God's enemies as God's servants

In an arbitrary attempt to bring this series in line with the current lectionary I have now jumped forward three years from my last post ... but we're still back with sermons written in the dark ages of 2007 ... no longer in the semi outback Australian town of Charleville (and environs) but the New Zealand provincial city Whangarei)


SERMON PREACHED AT CHRIST CHURCH, WHANGAREI
FOURTEENTH SUNDAY AFTER PENTECOST
(2nd SEPTEMBER) 2007


Readings:

Jeremiah 2.4-13
Psalm 81.1, 10-16
          Heb. 13.1-8, 15-16
         Luke 14.1, 7-14

At this time in history, as much as at any other time, the word spoken to the people of God by and through the pre-exilic prophets has become a word on target. The ‘pre-exilic prophets’ are those who expended their lives speaking to a complacent People of God, warning them that their haphazard approach to justice, compassion and worship would lead God to turn away from them.
The task of the prophet is not in some crystal ball way to predict the future, but with prayer-filled and God-given wisdom to see and interpret the hand of God in the present and the past, and thereafter to make insightful suggestions about the road ahead. Their task was almost always a road to unpopularity. After Solomon the people of Israel experienced cycles of unity and division, cultic loyalty to their God and nonchalant disinterest in their God. Eventually the prophetic role was born: when the northern kingdom’s King Ahab married the pagan and anti-God Jezebel it was too much, and first Elijah and then Elisha spoke up, warning of God’s anger.
The religious life of Israel and Judah went in cycles. Sometimes they showed some signs of improvement, and the laxities and compromises were driven out of the practices of the nation. Times of peace would then lead to renewed religious complacency and compromise. It was into one of these times of religious malaise that the major prophets exploded, warning a complacent people of shattering events ahead.

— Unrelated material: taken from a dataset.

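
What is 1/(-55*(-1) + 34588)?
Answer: 1/34643 ≈ 2.8866e-5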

Amos, Hosea, Isaiah and Micah warned and warned again, but the Hebrews paid no heed. The population believed that God was in heaven and all was well, that eternal cosy comfort was theirs. They ignored the plight of the poor, and turned worship into platitudinous mouthing about a docile God.
Assyria swept down from the north, taking all before it. Israel and Judah were first compromised, and then shattered. For a while it seemed, however, that the prophesies of Isaiah and the attempts of King Hezekiah to bring his kingdom back to acceptable standards of justice and worship saved the day. Assyria over-reached her limits. Waves of invasions and counter-invasions took place, but miraculously Jerusalem was not destroyed. Eventually the king Josiah rebuilt his nation’s faith and confidence in God. The Ancient Law of Israel was reinstated, and the people Israel were briefly an independent nation once more.
But the reforms were too brief, too quickly forgotten, and our prophet Jeremiah arose in this moral vacuum to warn his people that, if they did not hear God’s call to justice, this time there would be no miracle. Jerusalem would fall. My people have committed two evils: they have forsaken me, the fountain of living water and dug out cisterns for themselves, cracked cisterns that can hold no water.
There are warnings in this history for the New Testament people of God. Jeremiah spoke to a people who had ears, but even so refused to listen. They had been given, over the centuries, lesson after lesson. The messages in our era, in recent decades and centuries, have perhaps been given by methods other than bloody invasions, but the messages are no less clear for those who will hear the voice of God in past and present. There have been never-ending lessons for the western world, and there are stern warnings for the West in the events since 9/11. The warnings were already there: the complacency and unchecked inhumanity that led to Auschwitz and Hiroshima should remind us that we are far from the people we could be. As Paul put, reflecting on the place of the Law, ‘I do the things I do not wish to do.’ Humankind and you and I as individuals will do the same, falling short of the image of God, let alone the glory of God.
But the warning of the prophets is in this secular post-Christendom age a warning to the community of Christ. The author of Hebrews challenged the Jesus-community to show exemplary standards of love. In doing so she was standing in the tradition of Paul, who wrote to the wayward and increasingly loveless Corinthians: ‘let all that you do be done in love’ (1 Cor 16.14). Hers is a call to conspicuous integrity. It is a call that recognizes, that, like the people of Israel, we will fall short. The Lord is my helper. It is in private and corporate prayer, in constant turning and re-turning to God, that we become the people we are called to be.
When the leaders of Israel returned their people to the standards of God they did so by calling them back to the disciplines of faith. Our task is to call ourselves back. From Israel we learn: do we hanker after values and standards of the society around us, or do we cling tenaciously to values our story should instil in us? Where we are a people who care for those around us, and do so more than anyone else, self-sacrificially and prophetically, then we bear witness to Christ. When we buy into dominant paradigms of instant gratification, then we fail to be the counterculture, the sign to the people, that Israel was called to be. ‘For all who exalt themselves will be humbled, and those who humble themselves will be exalted’ is not the way of commerce, of advertising, of the dominant me-now paradigms of society. But it is the way of Jesus and of his antecedents the Hebrew prophets of Israel and Judah.